Companies with great childcare policies benefit hugely as they tend to hire more experienced women. What if we led the charge more with shared parental leave? Imagine the results. Again, this is more of a human issue and less of a female one.

Talk about bereavement

Specifically miscarriages and childcare, but also elderly parents and any bereavement in between. Just because we go to work, it doesn’t mean that our emotions and feelings go away.

Of course there’s an appropriate way to communicate and handle things, but compartmentalising and expecting women to suffer for fear of being sidelined (common when miscarriages become public as employers realise that person is likely to become a mother soon which 'hurts' the bottom line) is inhumane and bad for business.

If one in four pregnancies end in a miscarriage and one in 250 are stillborn; and if women make up 72% of the current workforce, why are we not talking about this more?

Tackle diversity

At the heart of the solution for breaking down all taboos, is to increase female representation in the senior ranks. Today, just 5% of FTSE 100 CEOs are women (this drops to 2% in the FTSE 250) meaning that the people in charge of mass employment in the UK today are predominantly men.

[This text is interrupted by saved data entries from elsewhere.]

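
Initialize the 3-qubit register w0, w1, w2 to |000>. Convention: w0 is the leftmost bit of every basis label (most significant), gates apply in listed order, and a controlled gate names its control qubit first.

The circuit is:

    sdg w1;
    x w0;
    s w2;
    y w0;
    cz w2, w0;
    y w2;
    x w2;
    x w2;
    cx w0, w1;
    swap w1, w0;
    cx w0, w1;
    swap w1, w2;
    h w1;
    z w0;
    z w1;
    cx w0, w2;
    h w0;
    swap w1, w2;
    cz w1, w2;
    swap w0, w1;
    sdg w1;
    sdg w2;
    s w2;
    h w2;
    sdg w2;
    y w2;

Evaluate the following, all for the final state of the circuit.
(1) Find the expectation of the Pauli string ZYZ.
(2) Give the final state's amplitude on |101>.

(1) The expectation value of ZYZ is 1.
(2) The final state's coefficient on |101> equals 0.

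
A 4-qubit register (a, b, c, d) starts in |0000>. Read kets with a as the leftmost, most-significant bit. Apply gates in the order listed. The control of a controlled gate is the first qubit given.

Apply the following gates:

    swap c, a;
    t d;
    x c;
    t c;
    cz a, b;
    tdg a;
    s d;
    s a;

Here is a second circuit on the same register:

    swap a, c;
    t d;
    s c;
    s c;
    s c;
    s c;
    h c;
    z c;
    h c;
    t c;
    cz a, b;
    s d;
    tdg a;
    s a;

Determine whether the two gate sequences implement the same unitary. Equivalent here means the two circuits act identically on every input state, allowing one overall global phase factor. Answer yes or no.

Yes — the two circuits implement the same unitary up to a global phase.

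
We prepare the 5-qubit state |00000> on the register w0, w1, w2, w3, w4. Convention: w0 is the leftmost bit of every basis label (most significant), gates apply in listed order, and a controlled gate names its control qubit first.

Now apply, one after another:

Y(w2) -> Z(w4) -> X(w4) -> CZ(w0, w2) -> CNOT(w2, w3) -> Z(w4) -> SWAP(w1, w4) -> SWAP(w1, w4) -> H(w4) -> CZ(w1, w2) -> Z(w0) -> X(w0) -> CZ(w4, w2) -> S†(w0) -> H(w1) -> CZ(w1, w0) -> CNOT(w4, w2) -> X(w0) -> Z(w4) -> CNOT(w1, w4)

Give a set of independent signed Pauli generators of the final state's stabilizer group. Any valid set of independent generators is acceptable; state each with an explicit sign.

One valid set of independent stabilizer generators is -IXIIX, -IIXIX, +ZIIII, -IZZIZ, -IIIZI (any independent generating set of the same group is equally correct). Key observation: steps 7-8 multiply out to the identity, so the circuit reduces to the remaining gates.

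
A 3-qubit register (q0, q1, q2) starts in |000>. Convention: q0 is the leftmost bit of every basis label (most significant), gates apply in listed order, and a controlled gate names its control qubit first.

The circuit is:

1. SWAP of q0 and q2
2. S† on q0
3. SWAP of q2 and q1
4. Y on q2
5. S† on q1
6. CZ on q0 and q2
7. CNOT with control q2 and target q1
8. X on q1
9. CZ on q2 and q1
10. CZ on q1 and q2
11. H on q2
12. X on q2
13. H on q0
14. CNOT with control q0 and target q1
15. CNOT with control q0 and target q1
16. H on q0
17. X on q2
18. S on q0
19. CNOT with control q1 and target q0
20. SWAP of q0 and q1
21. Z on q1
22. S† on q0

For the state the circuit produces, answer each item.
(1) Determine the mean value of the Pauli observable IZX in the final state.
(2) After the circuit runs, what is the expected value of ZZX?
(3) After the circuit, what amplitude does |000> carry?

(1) In the final state, IZX has expectation -1. Key observation: steps 12-17 multiply out to the identity, so the circuit reduces to the remaining gates.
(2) The observable ZZX averages to -1.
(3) The amplitude on |000> is sqrt(2)*I/2.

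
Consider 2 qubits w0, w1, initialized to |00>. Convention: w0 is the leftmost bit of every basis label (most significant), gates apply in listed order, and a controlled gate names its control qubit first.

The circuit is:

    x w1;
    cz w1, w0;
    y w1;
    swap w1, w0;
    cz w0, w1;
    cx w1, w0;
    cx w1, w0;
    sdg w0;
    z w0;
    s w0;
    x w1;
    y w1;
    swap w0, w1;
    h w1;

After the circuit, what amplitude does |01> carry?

The final state's coefficient on |01> equals -sqrt(2)/2. Key observation: the block from step 6 through step 7 cancels to the identity and can be dropped.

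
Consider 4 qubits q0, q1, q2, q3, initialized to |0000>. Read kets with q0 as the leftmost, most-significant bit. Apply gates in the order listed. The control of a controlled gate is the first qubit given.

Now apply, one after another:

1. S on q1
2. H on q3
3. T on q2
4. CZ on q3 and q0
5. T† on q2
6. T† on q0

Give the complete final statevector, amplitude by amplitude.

After the circuit, the state carries amplitude sqrt(2)/2 on |0000>, sqrt(2)/2 on |0001>, and 0 on every other basis state.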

There comes a time in every movement where the people suffering have to stop campaigning as it becomes counterintuitive. That moment for women in business happened during the pandemic. Women didn’t need to say anything, it was just an opportunity to let the facts and statistics speak for themselves.

Now the decision makers have to decide whether they want to perpetuate the status quo and revert to type, or to make the necessary organisational changes that will lead to a brighter and more gender-diverse and age-agnostic future.